Pour Fernand Cousineau, au moment où l’étau se resserre, il faut savoir que cette crise était prévisible depuis longtemps mais que bien des économistes en ont fait une mauvaise lecture. « C’est comme si on disait à une femme enceinte : "après 9 mois, vous allez accoucher" », dit-il, parce qu’on évalue toujours après un certain recul et que l’on réagit trop tard.
Autre élément important dans cette période de turbulence, c’est qu’on a cru, en accroissant le crédit, le surcrédit à la consommation, que le consommateur serait en mesure de répondre à la capacité de production. Selon lui, le fait qu’on ait permis à des gens de se porter acquéreurs d’une résidence alors qu’ils n’en avaient pas les moyens représente le meilleur exemple : « En fait, on doit beaucoup trop d’argent. »
Selon l’enseignant, l’entrée en bourse des valeurs virtuelles, comme la vente de kilowatts, constitue aussi un des éléments de la problématique : « On peut acheter et vendre des choses qui sont immatérielles », souligne-t-il.

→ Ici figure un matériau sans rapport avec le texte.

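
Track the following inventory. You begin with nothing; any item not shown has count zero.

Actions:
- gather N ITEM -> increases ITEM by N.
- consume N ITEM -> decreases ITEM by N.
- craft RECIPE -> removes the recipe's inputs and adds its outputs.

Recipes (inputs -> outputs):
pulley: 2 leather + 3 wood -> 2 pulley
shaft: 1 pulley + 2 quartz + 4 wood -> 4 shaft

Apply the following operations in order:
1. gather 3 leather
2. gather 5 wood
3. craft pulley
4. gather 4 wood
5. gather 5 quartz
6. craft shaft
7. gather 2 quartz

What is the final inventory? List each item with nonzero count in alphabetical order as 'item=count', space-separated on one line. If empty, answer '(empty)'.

Answer: leather=1 pulley=1 quartz=5 shaft=4 wood=2

Derivation:
After 1 (gather 3 leather): leather=3
After 2 (gather 5 wood): leather=3 wood=5
After 3 (craft pulley): leather=1 pulley=2 wood=2
After 4 (gather 4 wood): leather=1 pulley=2 wood=6
After 5 (gather 5 quartz): leather=1 pulley=2 quartz=5 wood=6
After 6 (craft shaft): leather=1 pulley=1 quartz=3 shaft=4 wood=2
After 7 (gather 2 quartz): leather=1 pulley=1 quartz=5 shaft=4 wood=2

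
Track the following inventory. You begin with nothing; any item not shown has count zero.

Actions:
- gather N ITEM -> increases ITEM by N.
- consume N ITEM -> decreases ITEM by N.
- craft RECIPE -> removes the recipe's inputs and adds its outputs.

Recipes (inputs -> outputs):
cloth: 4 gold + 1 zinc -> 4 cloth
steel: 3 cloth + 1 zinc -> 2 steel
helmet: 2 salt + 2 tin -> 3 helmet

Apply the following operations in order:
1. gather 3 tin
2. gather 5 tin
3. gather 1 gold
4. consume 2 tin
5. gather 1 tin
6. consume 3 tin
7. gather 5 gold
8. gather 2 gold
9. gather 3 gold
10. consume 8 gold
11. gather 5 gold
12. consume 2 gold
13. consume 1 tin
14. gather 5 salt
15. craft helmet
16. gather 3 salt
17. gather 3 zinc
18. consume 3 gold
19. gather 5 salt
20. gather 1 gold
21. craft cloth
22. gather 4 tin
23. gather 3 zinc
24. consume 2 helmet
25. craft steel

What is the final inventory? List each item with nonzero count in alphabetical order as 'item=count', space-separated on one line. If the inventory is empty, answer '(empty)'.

After 1 (gather 3 tin): tin=3
After 2 (gather 5 tin): tin=8
After 3 (gather 1 gold): gold=1 tin=8
After 4 (consume 2 tin): gold=1 tin=6
After 5 (gather 1 tin): gold=1 tin=7
After 6 (consume 3 tin): gold=1 tin=4
After 7 (gather 5 gold): gold=6 tin=4
After 8 (gather 2 gold): gold=8 tin=4
After 9 (gather 3 gold): gold=11 tin=4
After 10 (consume 8 gold): gold=3 tin=4
After 11 (gather 5 gold): gold=8 tin=4
After 12 (consume 2 gold): gold=6 tin=4
After 13 (consume 1 tin): gold=6 tin=3
After 14 (gather 5 salt): gold=6 salt=5 tin=3
After 15 (craft helmet): gold=6 helmet=3 salt=3 tin=1
After 16 (gather 3 salt): gold=6 helmet=3 salt=6 tin=1
After 17 (gather 3 zinc): gold=6 helmet=3 salt=6 tin=1 zinc=3
After 18 (consume 3 gold): gold=3 helmet=3 salt=6 tin=1 zinc=3
After 19 (gather 5 salt): gold=3 helmet=3 salt=11 tin=1 zinc=3
After 20 (gather 1 gold): gold=4 helmet=3 salt=11 tin=1 zinc=3
After 21 (craft cloth): cloth=4 helmet=3 salt=11 tin=1 zinc=2
After 22 (gather 4 tin): cloth=4 helmet=3 salt=11 tin=5 zinc=2
After 23 (gather 3 zinc): cloth=4 helmet=3 salt=11 tin=5 zinc=5
After 24 (consume 2 helmet): cloth=4 helmet=1 salt=11 tin=5 zinc=5
After 25 (craft steel): cloth=1 helmet=1 salt=11 steel=2 tin=5 zinc=4

Answer: cloth=1 helmet=1 salt=11 steel=2 tin=5 zinc=4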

Sans être alarmiste, Fernand Cousineau estime que l’effet boule de neige a déjà commencé à se faire sentir même dans la région, notamment avec les fermetures d’usines. Comme la population aura moins de revenus, c’est l’ensemble de l’économie qui sera affecté car les gens auront moins d’argent à dépenser, notamment dans le temps des Fêtes, et les institutions financières vont resserrer leur crédit.
En termes d’investissements, il invite les consommateurs à faire preuve de prudence et à miser sur des valeurs sûres, comme les obligations d’épargne garanties par les gouvernements, s’ils désirent investir.
Difficile enfin de savoir quand se terminera cette zone de turbulence, mais chose certaine, ce n’est pas juste une parenthèse, conclut Fernand Cousineau en reprenant les propos du président français Nicolas Sarkozy, pour qui il faudra repenser le système économique, non pas en injectant directement dans les grandes entreprises, mais en favorisant des mesures fiscales.